Within Plan International UK, I am generally involved cross-organisationally in lots of ways, from regular review meetings with all income generating units to the governance mentioned in the answer to the first question. I am also involved across Plan International more generally. The Plan International family is made up of 20 separate national organisations and Plan International Inc, which does most of the direct delivery of our programmes. I am also a member of the global finance committee, and part of various project teams looking at finance/business issues across all of Plan International.
Do you think the charities SORP needs a rethink?
I think the current version works well for our charity and I would be happy if it were not updated for a while given that the latest version was only rolled out a few years ago, along with FRS 102.
I think it odd that only the SOFA is split between unrestricted and restricted, while the balance sheet and cash flow statement aren’t. But then I think about how complex it would be to split all three primary statements in this way and accept that, just because something is odd, doesn’t mean it isn’t a sensible approach.

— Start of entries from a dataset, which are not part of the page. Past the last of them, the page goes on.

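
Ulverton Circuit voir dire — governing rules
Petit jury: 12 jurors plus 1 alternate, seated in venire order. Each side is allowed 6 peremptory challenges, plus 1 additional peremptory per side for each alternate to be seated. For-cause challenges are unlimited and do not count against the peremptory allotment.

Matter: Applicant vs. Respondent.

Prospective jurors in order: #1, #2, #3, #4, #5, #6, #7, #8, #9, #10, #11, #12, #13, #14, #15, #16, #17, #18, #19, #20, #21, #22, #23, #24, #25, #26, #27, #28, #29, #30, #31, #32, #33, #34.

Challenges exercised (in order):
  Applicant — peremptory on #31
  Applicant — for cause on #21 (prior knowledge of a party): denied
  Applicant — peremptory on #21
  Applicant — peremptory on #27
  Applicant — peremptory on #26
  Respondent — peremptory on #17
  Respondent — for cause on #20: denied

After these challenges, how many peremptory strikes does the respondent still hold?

6

Respondent allotment: 6 base + 1 × 1 alternate = 7.
Respondent peremptories used: #17 — 1 (the for-cause on #20 doesn't count).
Remaining: 7 − 1 = 6.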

It does mean, though, that you can’t tell how much unrestricted cash a charity has just by looking at its trustees’ annual report. We sometimes make a lot of fuss over reserves (aka general/free funds) in the charity sector - and rightly so – but you never really hear anyone talking about general/free cash. And they’re not the same.
How do you accurately measure social impact against the charity’s expenditure?
This is the multimillion-dollar question for all INGOs, as well as possibly the charity sector as a whole and, to an increasing extent, commercial sector players in this area. We do measure reach figures, and all our restricted grants come with agreed measures, be they input, output or outcome, which we then report back to the donor on.
What’s the most useful piece of professional advice that you’ve ever heard?
‘Sell’ don’t ‘tell’ - not that I don’t struggle to follow this sometimes…
Are there any funding sources that your charity would be reluctant to accept donations from?
Absolutely. As a charity, and particularly as a children’s charity, we have a strong set of values that would prevent us accepting (or wanting to accept) donations from a number of sources. In general, Plan International UK accepts donations provided the donor’s activities are not harmful, in particular to children and disadvantaged people with whom we work. Sources such as armaments and tobacco are therefore out, and rightly so. We must also be aware of any attempts to donate with money-laundering, terrorist financing or human trafficking implications and ensure that we comply with all legislation here.
What do you think will be the biggest challenge to both your role and the charity sector more broadly in the next few years?
The biggest challenge to my role will be ensuring that we continue to maximise how we use our resources to have the biggest impact possible in a world where it is getting progressively harder and more expensive to bring in unrestricted funding, and donor compliance and expectations are also getting tougher.
As an INGO, and especially perhaps those of us working within a large family of separate legal entities, there is an existential question over our role in the delivery of aid/impact overseas. This is compounded by the debate in the UK over the role of international aid and continuing to meet, or otherwise, the 0.7% Gross National Income target.